4. Sementara upah riil memiliki elastisitas sebesar -0,6753. Artinya penurunan upah riil sebesar satu persen akan meningkatkan penyerapan tenaga kerja sebesar 0,6753 persen dengan asumsi variabel lain dianggap tetap atau konstan.

5. Sedangkan pengeluaran pemerintah menghasilkan elastisitas terendah yaitu sebesar 0,2356 persen. Artinya peningkatan pengeluaran pemerintah sebesar satu persen akan meningkatkan penyerapan tenaga kerja sebesar 0,2356 persen dengan asumsi variabel lain dianggap tetap atau konstan.

6.2Saran

Berdasarkan kesimpulan dari hasil penelitian, maka beberapa saran dan rekomendasi yang diberikan adalah sebagai berikut:

1. Peningkatan output riil (PDRB ADHK) ataupun pertumbuhan ekonomi perlu ditingkatkan karena mampu menyerap tenaga kerja yang besar. Pemerintah Provinsi Sumatera Barat hendaknya merangsang sektor pertanian karena sektor ini banyak menyerap tenaga kerja. Salah satu cara adalah dengan penigkatan teknologi pertanian yang tepat guna.

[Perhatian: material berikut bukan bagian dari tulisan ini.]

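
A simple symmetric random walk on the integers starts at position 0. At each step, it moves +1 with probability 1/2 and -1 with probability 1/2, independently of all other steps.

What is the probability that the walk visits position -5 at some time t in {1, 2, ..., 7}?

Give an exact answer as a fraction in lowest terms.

Count via complement. Let g(t,s) = #length-t paths at position s with S_1..S_t all ≠ -5.
g(t,s) = g(t-1,s-1) + g(t-1,s+1) for s ≠ -5; g(t,-5) = 0.
t=0: g(0,0)=1
t=1: g(1,-1)=1 g(1,1)=1
t=2: g(2,-2)=1 g(2,0)=2 g(2,2)=1
t=3: g(3,-3)=1 g(3,-1)=3 g(3,1)=3 g(3,3)=1
t=4: g(4,-4)=1 g(4,-2)=4 g(4,0)=6 g(4,2)=4 g(4,4)=1
t=5: g(5,-3)=5 g(5,-1)=10 g(5,1)=10 g(5,3)=5 g(5,5)=1
t=6: g(6,-4)=5 g(6,-2)=15 g(6,0)=20 g(6,2)=15 g(6,4)=6 g(6,6)=1
t=7: g(7,-3)=20 g(7,-1)=35 g(7,1)=35 g(7,3)=21 g(7,5)=7 g(7,7)=1
Paths never hitting -5: Σ_s g(7,s) = 119
Paths hitting -5: 2^7 - 119 = 9
P = 9/128 = 9/128

Answer: 9/128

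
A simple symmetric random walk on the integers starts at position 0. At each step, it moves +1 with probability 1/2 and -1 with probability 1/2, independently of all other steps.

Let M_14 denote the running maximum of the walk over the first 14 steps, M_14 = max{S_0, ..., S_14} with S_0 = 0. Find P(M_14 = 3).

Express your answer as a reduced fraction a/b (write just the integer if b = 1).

Answer: 1001/8192

Derivation:
Let M_14 = max(S_0,...,S_14). Use the reflection principle: for j ≥ 1, #{paths with M_14 ≥ j} = #{S_14 ≥ j} + #{S_14 ≥ j+1}.
By reflection, #{M_14 ≥ 3} = #{S_14 ≥ 3} + #{S_14 ≥ 4} = 3473 + 3473 = 6946.
#{M_14 ≥ 4} = #{S_14 ≥ 4} + #{S_14 ≥ 5} = 3473 + 1471 = 4944.
#{M_14 = 3} = 6946 - 4944 = 2002.
P(M_14 = 3) = 2002/16384 = 1001/8192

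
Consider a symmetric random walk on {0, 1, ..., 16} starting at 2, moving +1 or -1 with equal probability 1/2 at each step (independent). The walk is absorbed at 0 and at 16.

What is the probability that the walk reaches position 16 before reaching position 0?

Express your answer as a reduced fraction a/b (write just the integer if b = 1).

Answer: 1/8

Derivation:
Symmetric walk (p = 1/2): the harmonic-function argument gives P(hit 16 before 0 | start at 2) = a/N.
P = 2/16 = 1/8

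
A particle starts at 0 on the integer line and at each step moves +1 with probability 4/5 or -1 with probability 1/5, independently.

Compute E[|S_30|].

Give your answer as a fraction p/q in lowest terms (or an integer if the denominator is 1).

Answer: 670561943857309504206/37252902984619140625

Derivation:
S_30 takes values m ≡ 0 (mod 2) with |m| ≤ 30; P(S_30=m) = C(30,(30+m)/2) · (4/5)^((30+m)/2) · (1/5)^((30-m)/2).
Distribution: P(S=-30)=1/931322574615478515625, P(S=-28)=24/186264514923095703125, P(S=-26)=1392/186264514923095703125, P(S=-24)=51968/186264514923095703125, P(S=-22)=1403136/186264514923095703125, P(S=-20)=145926144/931322574615478515625, P(S=-18)=97284096/37252902984619140625, P(S=-16)=1334181888/37252902984619140625, P(S=-14)=15343091712/37252902984619140625, P(S=-12)=150021341184/37252902984619140625, P(S=-10)=6300896329728/186264514923095703125, P(S=-8)=9164940115968/37252902984619140625, P(S=-6)=58044620734464/37252902984619140625, P(S=-4)=321477899452416/37252902984619140625, P(S=-2)=1561464083054592/37252902984619140625, P(S=0)=33311233771831296/186264514923095703125, P(S=2)=24983425328873472/37252902984619140625, P(S=4)=82298342259818496/37252902984619140625, P(S=6)=237750766528364544/37252902984619140625, P(S=8)=600633515440078848/37252902984619140625, P(S=10)=6606968669840867328/186264514923095703125, P(S=12)=2516940445653663744/37252902984619140625, P(S=14)=4118629820160540672/37252902984619140625, P(S=16)=5730267575875534848/37252902984619140625, P(S=18)=6685312171854790656/37252902984619140625, P(S=20)=160447492124514975744/931322574615478515625, P(S=22)=24684229557617688576/186264514923095703125, P(S=24)=14627691589699371008/186264514923095703125, P(S=26)=6269010681299730432/186264514923095703125, P(S=28)=1729382256910270464/186264514923095703125, P(S=30)=1152921504606846976/931322574615478515625
E[|S_30|] = Σ_m |m|·P(S_30=m) = 670561943857309504206/37252902984619140625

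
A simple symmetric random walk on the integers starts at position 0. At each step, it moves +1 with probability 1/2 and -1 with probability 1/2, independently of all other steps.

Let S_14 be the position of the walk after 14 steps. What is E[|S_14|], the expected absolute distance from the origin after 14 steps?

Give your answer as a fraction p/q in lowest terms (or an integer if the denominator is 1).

Answer: 3003/1024

Derivation:
S_14 takes values m ≡ 0 (mod 2) with |m| ≤ 14; P(S_14=m) = C(14,(14+m)/2)/2^14.
Total paths: 2^14 = 16384
Distribution: P(S=-14)=1/16384, P(S=-12)=14/16384, P(S=-10)=91/16384, P(S=-8)=364/16384, P(S=-6)=1001/16384, P(S=-4)=2002/16384, P(S=-2)=3003/16384, P(S=0)=3432/16384, P(S=2)=3003/16384, P(S=4)=2002/16384, P(S=6)=1001/16384, P(S=8)=364/16384, P(S=10)=91/16384, P(S=12)=14/16384, P(S=14)=1/16384
E[|S_14|] = Σ_m |m|·P(S_14=m) = 48048/16384 = 3003/1024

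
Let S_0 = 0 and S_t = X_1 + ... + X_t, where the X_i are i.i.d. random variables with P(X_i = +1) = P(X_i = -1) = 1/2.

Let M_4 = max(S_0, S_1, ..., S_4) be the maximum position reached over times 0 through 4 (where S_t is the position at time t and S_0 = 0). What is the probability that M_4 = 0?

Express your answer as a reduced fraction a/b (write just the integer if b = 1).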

2. Kenaikan upah yang tinggi ternyata bisa berdampak pada penurunan penyerapan tenga kerja. Kenaikan upah tersebut hanya menguntungkan pekerja insider (pekerja yang sudah mendapatkan pekerjaan), sedangkan pekerja yang sedang mencari pekerjaan akan lebih dirugikan. Oleh karena itu pemerintah perlu membiarkan perilaku upah itu sesuai dengan mekanisme pasar tenaga kerja dengan sesekali melakukan kontrol. Pemerintah hendaknya

menetapkan upah minimum sewajarnya dengan mempertimbangkan standar biaya hidup. Hal yang lebih realistis dilakukan adalah dengan menetapkan upah minimum sewajarnya yang diikuti dengan peningkatan skill pekerja agar produktivitasnya meningkat sebanding dengan kenaikan upah minimum. 3. Pengeluaran pemerintah hendaknya lebih diprioritaskan pada pengeluaran

untuk pembangunan yang nantinya akan lebih banyak menyerap tenaga kerja. Karena pengeluaran pemerintah hanya menyerap tenaga kerja yang relatif sedikit. Pemerintah provinsi Sumatera Barat diharapkan benar-benar dapat menciptakan stimulus fiskal bagi perluasan tenaga kerja. Pembangunan infrastruktur seperti jalan, jembatan, dan irigasi agar lebih ditingkatkan karena nantinya akan meningkatkan penyerapan tenaga kerja.